Libia: Frattini, parteciperemo direttamente ad azioni militari

frattini“Se costretti, colpiremo le basi missilistiche e contrasteremo gli aerei di Gheddafi”. Roma, 19 mar. – “Sì, parteciperemo direttamente ad azioni mlitari, parteciperemo a interventi per proteggere la popolazione civile nel caso di nuove aggressioni delle forze di Gheddafi”. E’ quanto annuncia il ministro degli Esteri Franco Frattini nell’intervista al “Messaggero”, spiegando che “in base alla risoluzione Onu, se costretti colpiremo le basi missilistiche, le basi aeree a terra e contrasteremo gli aerei di Tripoli che bombarderanno un ospedale o un insediamento civile”. Quanto ai tempi, “dipende dai dispositivi militari – premette il titolare della Farnesina – ma dalle informazioni che ho siamo già pronti”. Ciò non vuol dire che l’Italia sia in guerra con la Libia: “Assolutamente no – sottolnea Frattini – la Costituzione ce lo preclude. Noi siamo impegnati a far rispettare una risoluzione Onu che chiede a Gheddafi di cessare il fuoco, di terminare i bombardamenti aerei e di rispettare l’embargo. Nessuna guerra”.

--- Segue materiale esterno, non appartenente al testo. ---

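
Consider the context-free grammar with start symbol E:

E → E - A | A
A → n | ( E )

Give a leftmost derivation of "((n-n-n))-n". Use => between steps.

E => E-A => A-A => (E)-A => (A)-A => ((E))-A => ((E-A))-A => ((E-A-A))-A => ((A-A-A))-A => ((n-A-A))-A => ((n-n-A))-A => ((n-n-n))-A => ((n-n-n))-n

E => E-A   [E → E - A]
E-A => A-A   [E → A]
A-A => (E)-A   [A → ( E )]
(E)-A => (A)-A   [E → A]
(A)-A => ((E))-A   [A → ( E )]
((E))-A => ((E-A))-A   [E → E - A]
((E-A))-A => ((E-A-A))-A   [E → E - A]
((E-A-A))-A => ((A-A-A))-A   [E → A]
((A-A-A))-A => ((n-A-A))-A   [A → n]
((n-A-A))-A => ((n-n-A))-A   [A → n]
((n-n-A))-A => ((n-n-n))-A   [A → n]
((n-n-n))-A => ((n-n-n))-n   [A → n]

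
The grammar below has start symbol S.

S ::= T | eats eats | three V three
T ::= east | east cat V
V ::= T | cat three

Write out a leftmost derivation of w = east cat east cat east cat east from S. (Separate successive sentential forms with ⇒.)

S ⇒ T   [S ::= T]
T ⇒ east cat V   [T ::= east cat V]
east cat V ⇒ east cat T   [V ::= T]
east cat T ⇒ east cat east cat V   [T ::= east cat V]
east cat east cat V ⇒ east cat east cat T   [V ::= T]
east cat east cat T ⇒ east cat east cat east cat V   [T ::= east cat V]
east cat east cat east cat V ⇒ east cat east cat east cat T   [V ::= T]
east cat east cat east cat T ⇒ east cat east cat east cat east   [T ::= east]

S ⇒ T ⇒ east cat V ⇒ east cat T ⇒ east cat east cat V ⇒ east cat east cat T ⇒ east cat east cat east cat V ⇒ east cat east cat east cat T ⇒ east cat east cat east cat east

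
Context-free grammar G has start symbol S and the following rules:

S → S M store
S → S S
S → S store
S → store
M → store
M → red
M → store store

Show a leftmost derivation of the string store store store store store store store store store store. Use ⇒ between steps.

S ⇒ S M store ⇒ S M store M store ⇒ S store M store M store ⇒ S S store M store M store ⇒ S S S store M store M store ⇒ S S S S store M store M store ⇒ store S S S store M store M store ⇒ store store S S store M store M store ⇒ store store store S store M store M store ⇒ store store store store store M store M store ⇒ store store store store store store store store M store ⇒ store store store store store store store store store store

S ⇒ S M store   [S → S M store]
S M store ⇒ S M store M store   [S → S M store]
S M store M store ⇒ S store M store M store   [S → S store]
S store M store M store ⇒ S S store M store M store   [S → S S]
S S store M store M store ⇒ S S S store M store M store   [S → S S]
S S S store M store M store ⇒ S S S S store M store M store   [S → S S]
S S S S store M store M store ⇒ store S S S store M store M store   [S → store]
store S S S store M store M store ⇒ store store S S store M store M store   [S → store]
store store S S store M store M store ⇒ store store store S store M store M store   [S → store]
store store store S store M store M store ⇒ store store store store store M store M store   [S → store]
store store store store store M store M store ⇒ store store store store store store store store M store   [M → store store]
store store store store store store store store M store ⇒ store store store store store store store store store store   [M → store]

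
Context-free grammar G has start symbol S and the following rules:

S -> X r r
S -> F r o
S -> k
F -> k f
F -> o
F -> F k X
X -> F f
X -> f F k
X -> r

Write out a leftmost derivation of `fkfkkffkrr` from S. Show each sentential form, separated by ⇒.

S ⇒ Xrr ⇒ fFkrr ⇒ fFkXkrr ⇒ fkfkXkrr ⇒ fkfkFfkrr ⇒ fkfkkffkrr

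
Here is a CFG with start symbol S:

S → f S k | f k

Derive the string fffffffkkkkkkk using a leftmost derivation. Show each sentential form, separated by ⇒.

S ⇒ fSk ⇒ ffSkk ⇒ fffSkkk ⇒ ffffSkkkk ⇒ fffffSkkkkk ⇒ ffffffSkkkkkk ⇒ fffffffkkkkkkk

S ⇒ fSk   [S → f S k]
fSk ⇒ ffSkk   [S → f S k]
ffSkk ⇒ fffSkkk   [S → f S k]
fffSkkk ⇒ ffffSkkkk   [S → f S k]
ffffSkkkk ⇒ fffffSkkkkk   [S → f S k]
fffffSkkkkk ⇒ ffffffSkkkkkk   [S → f S k]
ffffffSkkkkkk ⇒ fffffffkkkkkkk   [S → f k]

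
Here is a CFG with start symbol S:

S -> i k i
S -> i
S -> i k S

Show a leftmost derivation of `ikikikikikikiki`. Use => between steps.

S => ikS => ikikS => ikikikS => ikikikikS => ikikikikikS => ikikikikikikS => ikikikikikikikS => ikikikikikikiki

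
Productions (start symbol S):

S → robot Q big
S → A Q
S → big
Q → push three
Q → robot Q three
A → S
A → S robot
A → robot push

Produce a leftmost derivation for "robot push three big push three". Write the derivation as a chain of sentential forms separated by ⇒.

S ⇒ A Q ⇒ S Q ⇒ robot Q big Q ⇒ robot push three big Q ⇒ robot push three big push three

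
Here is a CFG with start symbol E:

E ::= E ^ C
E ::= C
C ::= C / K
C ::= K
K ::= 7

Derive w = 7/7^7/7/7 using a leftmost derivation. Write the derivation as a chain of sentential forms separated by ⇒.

E ⇒ E^C   [E ::= E ^ C]
E^C ⇒ C^C   [E ::= C]
C^C ⇒ C/K^C   [C ::= C / K]
C/K^C ⇒ K/K^C   [C ::= K]
K/K^C ⇒ 7/K^C   [K ::= 7]
7/K^C ⇒ 7/7^C   [K ::= 7]
7/7^C ⇒ 7/7^C/K   [C ::= C / K]
7/7^C/K ⇒ 7/7^C/K/K   [C ::= C / K]
7/7^C/K/K ⇒ 7/7^K/K/K   [C ::= K]
7/7^K/K/K ⇒ 7/7^7/K/K   [K ::= 7]
7/7^7/K/K ⇒ 7/7^7/7/K   [K ::= 7]
7/7^7/7/K ⇒ 7/7^7/7/7   [K ::= 7]

E ⇒ E^C ⇒ C^C ⇒ C/K^C ⇒ K/K^C ⇒ 7/K^C ⇒ 7/7^C ⇒ 7/7^C/K ⇒ 7/7^C/K/K ⇒ 7/7^K/K/K ⇒ 7/7^7/K/K ⇒ 7/7^7/7/K ⇒ 7/7^7/7/7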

BBC, ambasciatore di Francia: forse già oggi un raid

L’ambasciatore francese alle Nazioni Unite Gerard Araud ha detto ieri sera alla BBC che un intervento militare contro la Libia potrebbe scattare già oggi dopo il summit in programma a Parigi tra Ue, Unione Africana, Lega Araba e Stati Uniti. ”Domani (oggi) c’è questo vertice a Parigi con tutti i principali partecipanti alle operazioni e agli sforzi diplomatici, credo che questa sarà una buona occasione per mandare l’ultimo segnale”, ha detto il diplomatico intervistato nel corso del programma televisivo “Newsnight”. ”E questo significa gli Usa, la Gran Bretagna e la Francia; abbiamo anche dato un ultimatum sul cessate il fuoco… e abbiamo posto le condizioni, penso perciò che dopo il summit, nelle ore successive penso che passeremo a far scattare l’intervento militare”, ha aggiunto. Il vertice si terrà alle 13:30, quando il presidente francese Nicolas Sarkozy intratterrà i partecipanti al vertice in un pranzo, seguito da una riunione di lavoro. Il vertice si chiuderà intorno alle 15:30, con una dichiarazione alla stampa dello stesso Sarkozy. Per gli Usa è prevista la partecipazione del segretario di stato Hillary Clinton.